Many people think of a will and an estate plan as being synonymous. In fact, to create a plan that will protect them, their property and their loved ones, most people need more than just a will.
If you are creating an estate plan, you will want one that is tailored to your needs and those of your loved ones. Your plan won’t look exactly like anyone else’s plan.
With that said, there are certain types of documents that are common in Indiana estate plans, and that you will want to consider for yours. We will discuss several of them below:
- Will: Your will expresses your wishes for how your assets will be distributed after your death — and not only does it express those wishes, it also makes those wishes legally enforceable. It can also designate a personal representative who will have the power to carry out your wishes. Your will may also include a letter of intent, expressing your wishes about other matters not documented in the will.
- Trust: Trusts are so highly adaptable that they deserve many more posts on their own. A trust can go into effect during your life or after your death. While trusts can be adapted to many purposes, they are highly effective at protecting assets for yourself and your loved ones.
- Designation of beneficiaries: Some types of assets can pass to your loved ones without having to go through a will or trust. These may include life insurance proceeds, retirement accounts, real estate and more. One aspect of your estate plan should be to make sure you have designated the beneficiaries who will receive ownership of these assets upon your death.
- Powers of attorney: These documents allow you to appoint a trusted loved one to make important decisions on your behalf should you be unable to do so because of injury or illness. You can make a power of attorney document for financial decisions, health care decisions and more.

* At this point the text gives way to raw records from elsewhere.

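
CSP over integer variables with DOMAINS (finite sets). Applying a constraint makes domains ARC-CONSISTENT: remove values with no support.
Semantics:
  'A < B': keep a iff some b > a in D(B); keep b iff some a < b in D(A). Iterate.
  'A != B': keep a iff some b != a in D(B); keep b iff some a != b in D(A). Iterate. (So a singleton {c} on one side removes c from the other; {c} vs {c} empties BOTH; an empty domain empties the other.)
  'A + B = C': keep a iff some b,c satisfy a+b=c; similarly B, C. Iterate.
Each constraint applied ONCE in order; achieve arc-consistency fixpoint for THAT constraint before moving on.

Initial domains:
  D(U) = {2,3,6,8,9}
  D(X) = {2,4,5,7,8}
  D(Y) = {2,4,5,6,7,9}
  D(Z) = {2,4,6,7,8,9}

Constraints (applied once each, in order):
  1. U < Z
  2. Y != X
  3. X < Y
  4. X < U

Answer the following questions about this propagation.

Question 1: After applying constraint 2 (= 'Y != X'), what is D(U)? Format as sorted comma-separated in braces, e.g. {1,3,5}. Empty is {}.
Answer: {2,3,6,8}

Derivation:
Constraint 1 (U < Z) on D(U)={2,3,6,8,9} D(Z)={2,4,6,7,8,9}: U {2,3,6,8,9}->{2,3,6,8}; Z {2,4,6,7,8,9}->{4,6,7,8,9}
Constraint 2 (Y != X) on D(Y)={2,4,5,6,7,9} D(X)={2,4,5,7,8}: no change
So after constraint 2: D(U) = {2,3,6,8}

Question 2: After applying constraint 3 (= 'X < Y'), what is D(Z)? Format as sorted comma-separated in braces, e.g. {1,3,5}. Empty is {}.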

- Guardianship: If you have young children, your estate plan should include a designation of who you want to act as legal guardian for your kids, should you and the other parent pass away or become incapacitated. Even if you don’t have young children, it may be a good idea to choose a trusted loved one to act as your guardian should you become incapacitated.
Indiana attorneys help people to create an estate plan that is perfectly suited to their needs and wishes.